包载雷帕霉素聚乳酸-聚乙醇酸纳米粒子的制备、表征及体外释放试验

Preparation,characterization and in vitro release of rapamycin-loaded poly(lactic-co-glycolic) acid nanoparticles

背景:新型可生物降解多聚物纳米控释载药制剂能显著改善药物穿透组织能力、再分布时程和滞留时间,可能克服载药基质对血管修复的负性影响,有望避免药物洗脱支架晚期支架内血栓。目的:制备雷帕霉素-聚乳酸-聚乙醇酸纳米粒子(rapamycin poly(lactic-co-glycolic)acid nanoparticles,RPM-PLGA-NPs)并观察其表征及体外控释性能。设计、时间及地点:单一样本实验于2003-03/09在中国医学科学院,中国协和医科大学,生物医学工程研究所生物医学材料重点实验室完成。材料:聚乳酸-聚乙烯醇酸共聚物50∶50由美国Birmingham Polymers公司提供。方法:以可生物降解高分子材料聚乳酸-聚乙醇酸共聚物作载药基质,超声乳化-溶剂挥发法制备RPM-PLGA-NPs,采用双室扩散池行体外药物释放试验。主要观察指标:测定平均载药量、平均包封率;激光光散射实验测定纳米粒子的粒径及分布;扫描电镜观察纳米粒子的表面形态;高效液相色谱法计算体外药物释放量、绘制累积释放曲线。结果:成功制备了平均粒径为246.8nm的RPM-PLGA-NPs,平均粒径246.8nm,粒径分布集中在208～294nm,呈窄分布;包封率大于77%,平均载药量为19.42%。体外释放近似于零级过程,至2周释放75%的药物。结论:超声乳化-溶剂挥发法制备RPM-PLGA-NPs稳定可靠,包封效率高,载药量控制稳定,粒径小、范围窄,体外释放药物恒定、具有良好的控释效能。
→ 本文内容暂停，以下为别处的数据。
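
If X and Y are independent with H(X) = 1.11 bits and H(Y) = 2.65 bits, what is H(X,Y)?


For independent variables, H(X,Y) = H(X) + H(Y) = 1.11 + 2.65 = 3.76

3.76 bits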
BACKGROUND： Novel biodegradable polymer nanometer controlled release carrier can significantly improve the penetration capacity, redistribution time course and residence time, it may overcome the negative influence of carder matrix on the vascular repairing and is potential to avoid the late stent thrombosis in drug elution stent. OBJECTIVE： To prepare a biodegradable rapamycin poly（lactic-co-glycolic） acid nanoparticles （RPM-PLGA-NPs） and to assess its in vitro release characteristics. DESIGN, TIME AND SETTING： Single sample experiments were performed in the Key Laboratory of Biomedical Materials, Institute of Biomedical Engineering, Chinese Academy of Medical Sciences and Peking Union Medical College from March to September in 2003. MATERIALS： PLGA copolymer （50：50） was offered by Birmingham Polymers Company. METHODS： RPM-PLGA-NPs were prepared by an emulsification/solvent evaporation technique taking biodegradable PLGA as the cartier matrix, and in vitro release test was conducted utilizing double-chamber diffusion cells. MAIN OUTCOME MEASURES： The mean loading dose and encapsulation efficiency were determined; NP size distribution was assessed by submicro laser defractometer; The particle morphology was observed by scanning electron microscopy; The drug release in vitro was calculated using high performance liquid chromatography, and accumulative release curve was drawn. RESULTS： Biodegradable RPM-PLGA-NPs were constructed successfully. The mean diameter of RPM-PLGA-NPs was 246.8 nm with very narrow size distribution of 208 294 nm. RPM loaded in NPs were around 19.42%. Encapsulation efficiency of drug was over 77%. The in vitro release of RPM from NPs showed that 75% of the drug was sustained released over 2 weeks and controlled release in a linear pattem. CONCLUSION： RPM-PLGA-NPs are constructed successfully by an emulsification/solvent evaporation technique. The NPs show reliability and stability, high encapsulation efficiency, stable loading, small diameter, narrow size distribution, constant release in vitro, and good controlled drug delivery system.